Сейчас-то на два часа выйдут и кричат: ой, мы работали. Вот мы-то работали так работали: утром уходишь – тёмно, и придёшь по месяцу – опять уж тёмно. Ведь тысячу снопов навязывали. Жаткой жали, делали пласты, а потом из этих пластов снопы вязали. Я утром рано вставала, а ночи лунные, и вот по холодку снопы вывязывала, если дождя нет. А днём, когда жарко, вязки рвутся, неудобно. Когда жара начинается, идёшь суслоны ставить, один суслон по десять снопов. Потом идёт зерновод, кучи мои считает. Сейчас заставь-ка – никто вязку не сделает, не только сноп завязать. А серпом жать! Надо ведь каждый колос поднять, его сжать руками, серпом. Наверно, и серп-то никто в руках не умеет держать. Вот как работали-то! Как вспомню, сколько работы было, ещё сейчас слёзы одоляют. А что толку… За такую работу грех такую пенсию платить, как нам платят. 
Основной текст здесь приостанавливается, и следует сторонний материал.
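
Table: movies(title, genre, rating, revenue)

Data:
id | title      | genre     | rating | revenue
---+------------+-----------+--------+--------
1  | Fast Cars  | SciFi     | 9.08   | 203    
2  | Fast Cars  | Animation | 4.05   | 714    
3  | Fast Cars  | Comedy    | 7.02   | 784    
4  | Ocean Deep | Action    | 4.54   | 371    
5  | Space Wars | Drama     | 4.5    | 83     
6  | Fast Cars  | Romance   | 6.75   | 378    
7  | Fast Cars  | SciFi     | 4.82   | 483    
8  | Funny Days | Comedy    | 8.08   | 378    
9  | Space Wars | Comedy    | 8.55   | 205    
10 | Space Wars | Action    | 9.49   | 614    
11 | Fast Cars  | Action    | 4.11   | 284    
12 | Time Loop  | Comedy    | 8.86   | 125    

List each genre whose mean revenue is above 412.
SELECT genre, AVG(revenue)
FROM movies
GROUP BY genre
HAVING AVG(revenue) > 412

Result:
  Action: avg=423.00
  Animation: avg=714.00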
Бывало, и боронила, и пахала, и косила, и на лошадях даже сеяла. Меня жизнь заставила так жить. Недавно зятю рассказывала, как поехала однажды, пять копён накосила, сгребла и копны сделала. Да ещё за пять километров от деревни, одна бегала впотьмах уже. Сейчас-то я испугалась бы, там зверь стал ходить. Не только медведи, ещё и сохатый. А сохатый-то хуже медведя, он убить может. Наш дедка рассказывал: шли два охотника и увидели сохатого. Один говорит: я сейчас свистну. А второй просит его: не свисти, не надо. Первый свистнул и за дерево спрятался, а второй так на дороге и остался. Сохатый мимо него пробежал да как лягнул его задними ногами, у него только варежки в животе остались. За поясом были варежки заткнуты, от удара они в животе осталися. Сразу насмерть убил, такие ноги сильные.
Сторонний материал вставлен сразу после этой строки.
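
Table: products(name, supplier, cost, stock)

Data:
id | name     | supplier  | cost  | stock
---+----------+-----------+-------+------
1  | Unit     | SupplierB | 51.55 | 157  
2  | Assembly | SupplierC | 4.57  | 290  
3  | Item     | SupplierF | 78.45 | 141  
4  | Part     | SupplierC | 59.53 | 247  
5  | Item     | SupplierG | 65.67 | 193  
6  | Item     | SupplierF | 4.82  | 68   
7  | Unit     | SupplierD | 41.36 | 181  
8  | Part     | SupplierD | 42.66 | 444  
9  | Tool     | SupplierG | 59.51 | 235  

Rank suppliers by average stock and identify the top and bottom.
SELECT supplier, AVG(stock)
FROM products
GROUP BY supplier
ORDER BY AVG(stock)

All groups:
  SupplierF: 104.50
  SupplierB: 157.00
  SupplierG: 214.00
  SupplierC: 268.50
  SupplierD: 312.50

Highest: SupplierD (312.50)
Lowest: SupplierF (104.50)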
– Сейчас-то есть зверь в тайге?

– Есть, всё есть. Люди бьют, кому не лень, и мясо едят. Хоть нельзя, а крадчи добывают. Медведь-то прямо в деревне ходит. Люба говорила, в Коношаново прямо у порта медведь ходит. Обычно он людей не трогает. Уж сколько раз я медведя видела, он меня давно съесть мог. В ягоднике видела его, как вас прямо. Берём ягоды, а Тамара в совок ягод набрала и стала хвою выбирать, голову-то подняла, а на неё медведь из кустов смотрит. Она как заорёт! Уж и не помню, ревела я или нет. Потом бабы выскочили, там два брата, Николай и Володя, шли. Тамара им кричит: «Мужики, берите ружья, там медведь, наверно, Лариску съел». Они ко мне побежали, а я стою и смотрю, куда медведь ушёл. Он как шёл, так и ушёл мимо нас. Никого я не боялась. Мы даже с того места не ушли, так и стали дальше ягоды брать. А тятя мой однажды к тетеревам подкрадывался, пока они токовали. Глядь, а за ним сзади медведь крадётся, уж на дыбы встал. Медведь-то тоже на тетеревов охотился, не тронул тятю. Много случаев было. 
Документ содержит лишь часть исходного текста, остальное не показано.